В конце концов, герой, женившись на ведьме (буквально, без аллегорий), весь рассказ мучается, выслушивает откровения инвалида о том, как он потерял зрение, наевшись ведьминого холодца, который она готовит не традиционным способом, а буквально испражняется им. Герой, в конец уверовавший и расстроенный, разводится с ведьмой, женится на хорошей девушке, живёт с ней душа в душу, но в болезнях и бездетно. Наконец прозревает, вспарывает подушки, подаренные тёщей, тоже ведьмой (и тоже без всяких там аллегорий), высыпает из подушки кости, волосы и прочие продукты оккультизма, всё это сжигает, читая "Отче наш" и "Богородицу", и избавляет себя и жену от наведённой порчи. Живёт долго и счастливо, а ведьма со всей своей семьёй сгорают в огне пожара. И этот рассказ не ироничный, не по-гоголевски сказочный – вовсе нет, рассказ, серьёзно доказывающий силу православной молитвы перед чародейством ведьм, колдунов и гадалок ("Украденные глаза").

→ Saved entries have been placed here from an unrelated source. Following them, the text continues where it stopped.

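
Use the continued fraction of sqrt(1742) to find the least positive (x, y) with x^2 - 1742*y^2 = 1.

(x, y) = (96747, 2318)

First expand sqrt(1742) as a continued fraction. With x_i = (sqrt(1742) + m_i)/d_i and (m_0, d_0) = (0, 1): a_0 = floor(sqrt(1742)) = 41, since 41^2 = 1681 <= 1742 < 1764 = 42^2.
Iterate m_{i+1} = d_i*a_i - m_i, d_{i+1} = (1742 - m_{i+1}^2)/d_i, a_{i+1} = floor((a_0 + m_{i+1})/d_{i+1}):
  m_1 = 1*41 - 0 = 41, d_1 = (1742 - 41^2)/1 = 61/1 = 61, a_1 = floor((41 + 41)/61) = 1.
  m_2 = 61*1 - 41 = 20, d_2 = (1742 - 20^2)/61 = 1342/61 = 22, a_2 = floor((41 + 20)/22) = 2.
  m_3 = 22*2 - 20 = 24, d_3 = (1742 - 24^2)/22 = 1166/22 = 53, a_3 = floor((41 + 24)/53) = 1.
  m_4 = 53*1 - 24 = 29, d_4 = (1742 - 29^2)/53 = 901/53 = 17, a_4 = floor((41 + 29)/17) = 4.
  m_5 = 17*4 - 29 = 39, d_5 = (1742 - 39^2)/17 = 221/17 = 13, a_5 = floor((41 + 39)/13) = 6.
  m_6 = 13*6 - 39 = 39, d_6 = (1742 - 39^2)/13 = 221/13 = 17, a_6 = floor((41 + 39)/17) = 4.
  m_7 = 17*4 - 39 = 29, d_7 = (1742 - 29^2)/17 = 901/17 = 53, a_7 = floor((41 + 29)/53) = 1.
  m_8 = 53*1 - 29 = 24, d_8 = (1742 - 24^2)/53 = 1166/53 = 22, a_8 = floor((41 + 24)/22) = 2.
  m_9 = 22*2 - 24 = 20, d_9 = (1742 - 20^2)/22 = 1342/22 = 61, a_9 = floor((41 + 20)/61) = 1.
  m_10 = 61*1 - 20 = 41, d_10 = (1742 - 41^2)/61 = 61/61 = 1, a_10 = floor((41 + 41)/1) = 82.
  m_11 = 1*82 - 41 = 41, d_11 = (1742 - 41^2)/1 = 61/1 = 61: (m_11, d_11) = (m_1, d_1) = (41, 61), so from here the quotients repeat a_1, ..., a_10; the period length is 10.
So sqrt(1742) = [41; (1, 2, 1, 4, 6, 4, 1, 2, 1, 82)] with period length k = 10.
k is even, so the fundamental solution of x^2 - 1742y^2 = 1 is (p_{k-1}, q_{k-1}) = (p_9, q_9); compute convergents through index 9.
Convergents (p_i = a_i*p_{i-1} + p_{i-2}, q_i = a_i*q_{i-1} + q_{i-2} with p_{-2}=0, p_{-1}=1, q_{-2}=1, q_{-1}=0):
  i=0: a_0=41, p_0 = 41*1 + 0 = 41, q_0 = 41*0 + 1 = 1.
  i=1: a_1=1, p_1 = 1*41 + 1 = 42, q_1 = 1*1 + 0 = 1.
  i=2: a_2=2, p_2 = 2*42 + 41 = 125, q_2 = 2*1 + 1 = 3.
  i=3: a_3=1, p_3 = 1*125 + 42 = 167, q_3 = 1*3 + 1 = 4.
  i=4: a_4=4, p_4 = 4*167 + 125 = 793, q_4 = 4*4 + 3 = 19.
  i=5: a_5=6, p_5 = 6*793 + 167 = 4925, q_5 = 6*19 + 4 = 118.
  i=6: a_6=4, p_6 = 4*4925 + 793 = 20493, q_6 = 4*118 + 19 = 491.
  i=7: a_7=1, p_7 = 1*20493 + 4925 = 25418, q_7 = 1*491 + 118 = 609.
  i=8: a_8=2, p_8 = 2*25418 + 20493 = 71329, q_8 = 2*609 + 491 = 1709.
  i=9: a_9=1, p_9 = 1*71329 + 25418 = 96747, q_9 = 1*1709 + 609 = 2318.
Check: 96747^2 - 1742*2318^2 = 9359982009 - 9359982008 = 1, so (x, y) = (96747, 2318) solves the equation, and by the theorem it is the least positive solution.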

И конечно сам рассказ "Кубики", где пятилетний мальчик без имени, но, по-протокольному, с фамилией Фёдоров, недослышав молитвы набожной своей бабуши, до того проникся ужасом этих страшных слов, что… вывел такую не по-детски сложную философско-религиозную доктрину, что… у взрослого бы крышу снесло, причём – напрочь. Складывает из кубиков страшные слова, боится Бога, который может "разозлиться на Фёдорова", боится отца Бога – "обезумевшего от собственной жестокости проклятого Деда, который умер ещё до рождения Сына", боится Твари, боится Тли, и весь рассказ совершает самые наивернейшие ритуалы-обереги (плевки через плечо, пересчитыванием пуговиц и карманов, и проч., и проч.), чтобы охранить свой мир от Первосмерти. Мальчик, таки, своего добился: "На окраинах коровы разродились червями, по дворам бродил белый, точно слепленный из тумана жеребёнок с ногой, приросшей к брюху, и в церквях вдруг разом закоптили все свечи.

Так намечалось успение Фёдорова. Но Тварям не дано знать главного. В кончине Фёдорова скрывается великое поражение Первосмерти". – Вот такая незатейливая история о новом, готовящемся к успению "богородце".

Иличевский, со своими "мечтами" об Иудее, – невинный младенец, у которого хватает совести не глумиться над нашей верой, впрочем, ему этого и не нужно. Это давно и успешно практикуют наши родные РусскоПравоПисатели – путь к "славе" наипростейший: ересь, во все времена востребована.

Впрочем, и Кафка был болезненно патологичен, но… по-другому: создав и показав нашему миру свой мир – странный, боязливый, страшный, но… живой. И, что немаловажно, – мир, никого не обвиняющий, и уж тем более не карающий… если только самого автора. Патология великих направлена на них же самих.

У Елизарова нет "своего мира". Он смотрит "глубже" – обличает "наш мир". Только вопрос – в чём?